Same as Checkpointer(checkpoint_root).push_to_hub(...). Returns the canonical repo URL.

afterimage.simula.pull_checkpoint_from_hub(repo_id: str, checkpoint_root: Path | str, *, repo_type: Literal['dataset', 'model', 'space'] = 'dataset', revision: str | None = None, token: str | None = None, path_in_repo: str = 'opensimula') → Path[source]

Download path_in_repo/** from the Hub into checkpoint_root (merging with snapshot_download).

Returns opensimula_dir(checkpoint_root).

afterimage.simula.append_datapoints_jsonl(path: Path | str, records: Iterable[DataPointRecord], *, mkdir: bool = True) → int[source]

Append each record as one JSON line. Creates parent directories when mkdir is true.

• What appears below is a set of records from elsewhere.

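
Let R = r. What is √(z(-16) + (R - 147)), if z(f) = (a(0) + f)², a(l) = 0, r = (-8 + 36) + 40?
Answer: √177 ≈ 13.304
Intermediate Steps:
r = 68 (r = 28 + 40 = 68)
R = 68
z(f) = f² (z(f) = (0 + f)² = f²)
√(z(-16) + (R - 147)) = √((-16)² + (68 - 147)) = √(256 - 79) = √177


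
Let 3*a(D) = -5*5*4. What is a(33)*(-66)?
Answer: 2200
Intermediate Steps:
a(D) = -100/3 (a(D) = (-5*5*4)/3 = (-25*4)/3 = (1/3)*(-100) = -100/3)
a(33)*(-66) = -100/3*(-66) = 2200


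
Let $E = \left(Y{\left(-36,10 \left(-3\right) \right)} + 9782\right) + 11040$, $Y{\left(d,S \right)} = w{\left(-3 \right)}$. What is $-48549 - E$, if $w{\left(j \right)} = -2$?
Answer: $-69369$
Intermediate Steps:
$Y{\left(d,S \right)} = -2$
$E = 20820$ ($E = \left(-2 + 9782\right) + 11040 = 9780 + 11040 = 20820$)
$-48549 - E = -48549 - 20820 = -69369$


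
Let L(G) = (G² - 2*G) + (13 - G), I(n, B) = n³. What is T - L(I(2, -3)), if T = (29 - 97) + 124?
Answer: 3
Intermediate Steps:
T = 56 (T = -68 + 124 = 56)
L(G) = 13 + G² - 3*G
T - L(I(2, -3)) = 56 - (13 + (2³)² - 3*2³) = 56 - (13 + 8² - 3*8) = 56 - (13 + 64 - 24) = 56 - 1*53 = 56 - 53 = 3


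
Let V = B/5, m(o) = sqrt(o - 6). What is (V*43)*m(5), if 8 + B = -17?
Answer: -215*I ≈ -215.0*I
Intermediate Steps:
B = -25 (B = -8 - 17 = -25)
m(o) = sqrt(-6 + o)
V = -5 (V = -25/5 = -25*1/5 = -5)
(V*43)*m(5) = (-5*43)*sqrt(-6 + 5) = -215*I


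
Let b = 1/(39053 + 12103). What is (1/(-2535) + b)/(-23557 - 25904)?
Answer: 16207/2138041744020 ≈ 7.5803e-9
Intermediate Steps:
b = 1/51156 ≈ 1.9548e-5
(1/(-2535) + b)/(-23557 - 25904) = (1/(-2535) + 1/51156)/(-23557 - 25904) = (-1/2535 + 1/51156)/(-49461) = -16207/43226820*(-1/49461) = 16207/2138041744020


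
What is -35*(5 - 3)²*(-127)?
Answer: 17780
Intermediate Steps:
-35*(5 - 3)²*(-127) = -35*2²*(-127) = -35*4*(-127) = -140*(-127) = 17780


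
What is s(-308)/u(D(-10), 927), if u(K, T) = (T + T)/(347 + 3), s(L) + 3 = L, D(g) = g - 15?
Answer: -54425/927 ≈ -58.711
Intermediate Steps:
D(g) = -15 + g
s(L) = -3 + L
u(K, T) = T/175 (u(K, T) = (2*T)/350 = (2*T)*(1/350) = T/175)
s(-308)/u(D(-10), 927) = (-3 - 308)/(((1/175)*927)) = -311/927/175 = -311*175/927 = -54425/927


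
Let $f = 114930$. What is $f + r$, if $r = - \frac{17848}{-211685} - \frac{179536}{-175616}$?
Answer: $\frac{5449738853017}{47417440} \approx 1.1493 \cdot 10^{5}$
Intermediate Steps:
$r = \frac{52473817}{47417440}$ ($r = \left(-17848\right) \left(- \frac{1}{211685}\right) - - \frac{229}{224} = \frac{17848}{211685} + \frac{229}{224} = \frac{52473817}{47417440} \approx 1.1066$)
$f + r = 114930 + \frac{52473817}{47417440} = \frac{5449738853017}{47417440}$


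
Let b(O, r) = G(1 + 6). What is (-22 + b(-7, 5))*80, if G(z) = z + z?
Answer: -640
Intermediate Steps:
G(z) = 2*z
b(O, r) = 14 (b(O, r) = 2*(1 + 6) = 2*7 = 14)
(-22 + b(-7, 5))*80 = (-22 + 14)*80 = -8*80 = -640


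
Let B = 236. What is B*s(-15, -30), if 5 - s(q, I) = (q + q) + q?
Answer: 11800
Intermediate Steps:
s(q, I) = 5 - 3*q (s(q, I) = 5 - ((q + q) + q) = 5 - (2*q + q) = 5 - 3*q)
B*s(-15, -30) = 236*(5 - 3*(-15)) = 236*(5 + 45) = 236*50 = 11800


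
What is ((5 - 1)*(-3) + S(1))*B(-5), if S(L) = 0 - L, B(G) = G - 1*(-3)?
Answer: 26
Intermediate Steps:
B(G) = 3 + G (B(G) = G + 3 = 3 + G)
S(L) = -L
((5 - 1)*(-3) + S(1))*B(-5) = ((5 - 1)*(-3) - 1*1)*(3 - 5) = (4*(-3) - 1)*(-2) = (-12 - 1)*(-2) = -13*(-2) = 26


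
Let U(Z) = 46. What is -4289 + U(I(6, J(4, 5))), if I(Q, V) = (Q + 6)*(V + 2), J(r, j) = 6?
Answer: -4243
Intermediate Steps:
I(Q, V) = (2 + V)*(6 + Q) (I(Q, V) = (6 + Q)*(2 + V) = (2 + V)*(6 + Q))
-4289 + U(I(6, J(4, 5))) = -4289 + 46 = -4243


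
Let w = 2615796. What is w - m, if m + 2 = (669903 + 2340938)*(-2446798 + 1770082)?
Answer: 2037486893954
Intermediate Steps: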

Returns the number of lines written.

afterimage.simula.configure_example_console(*, simula_level: int = 30, root_level: int = 30) → None[source]

One-line setup for example scripts: quiet root, optional simula detail, no httpx spam.

Use simula_level=logging.INFO when you want afterimage.simula DEBUG/INFO without tqdm (e.g. show_progress=False on build_taxonomy).

afterimage.simula.silence_noisy_third_party_loggers(level: int = 30) → None[source]: Turn down chatty HTTP and google-genai log lines during OpenSimula runs.